I booked out of the Cremorne three days before, and every night I moved into a new hotel and booked out the next morning so that I couldn’t be traced. In the van I had the bed ready and the straps and scarves. I was going to use chloroform, I used it once in the killing-bottle. A chap in Public Analysis let me have it. It doesn’t go weak but just to make sure I decided to mix in a bit of carbon tetrachloride, what they call CTC and you can buy anywhere.
I drove round the Hampstead district and learnt the A to Z for that part off and how to get quickly away down to Fosters. Everything was ready. So now I could watch and when I saw the chance, do it. I was really peculiar those days, I thought of everything, just like I’d been doing it all my life. Like I’d been a secret agent or a detective.
It finally ten days later happened as it sometimes does with butterflies. I mean you go to a place where you know you may see something rare and you don’t, but the next time not looking for it you see it on a flower right in front of you, handed to you on a plate, as they say.
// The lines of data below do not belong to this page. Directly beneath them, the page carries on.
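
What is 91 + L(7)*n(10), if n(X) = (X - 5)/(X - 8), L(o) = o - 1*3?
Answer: 101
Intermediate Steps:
L(o) = -3 + o (L(o) = o - 3 = -3 + o)
n(X) = (-5 + X)/(-8 + X)
91 + L(7)*n(10) = 91 + (-3 + 7)*((-5 + 10)/(-8 + 10)) = 91 + 4*(5/2) = 91 + 10 = 101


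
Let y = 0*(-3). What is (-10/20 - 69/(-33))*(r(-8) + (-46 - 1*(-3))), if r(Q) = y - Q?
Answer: -1225/22 ≈ -55.682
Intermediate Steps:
y = 0
r(Q) = -Q (r(Q) = 0 - Q = -Q)
(-10/20 - 69/(-33))*(r(-8) + (-46 - 1*(-3))) = (-10/20 - 69/(-33))*(-1*(-8) + (-46 - 1*(-3))) = (-10*1/20 - 69*(-1/33))*(8 + (-46 + 3)) = (-1/2 + 23/11)*(8 - 43) = (35/22)*(-35) = -1225/22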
This night I was outside the tube as usual with the van up a side street. It had been a fine day but close; and it came on to thunder and rain. I was standing in the doorway of a shop opposite the exit, and I saw her come up the steps just as it was teeming. I saw she had no raincoat, only a jumper. Soon she ran round the corner into the main part of the station. I crossed, there were a mass of people milling about. She was in a telephone box. Then she came out and instead of going up the hill like she usually did she went along another street. I followed her, I thought it was no good, I couldn’t understand what she was doing. Then she suddenly shot up a side road and there was a cinema and she went in. I saw what it was, she had rung up where she lived to say it was raining hard and she was going in the cinema to wait for it to clear up. I knew it was my chance, unless someone came to meet her. When she had gone in, I went and saw how long the programme lasted. It was two hours. I took a risk, perhaps I wanted to give fate a chance to stop me. I went into a cafe and had my supper. Then I went to my van and parked where I could see the cinema. I didn’t know what to expect, perhaps she was meeting a friend. I mean I felt I was swept on, like down rapids, I might hit something, I might get through.
She came out alone, exactly two hours later, it had stopped raining more or less and it was almost dark, the sky overcast. I watched her go back the usual way up the hill. Then I drove off past her to a place I knew she must pass. It was where the road she lived in curved up away from another one. There was trees and bushes on one side, on the other a whopping big house in big grounds. I think it was empty. Higher up there were the other houses, all big. The first part of her walk was in bright-lit streets.
There was just this one place.
I had a special plastic bag sewn in my mac pocket, in which I put some of the chloroform and CTC and the pad so it was soaked and fresh. I kept the flap down, so the smell kept in, then in a second I could get it out when needed.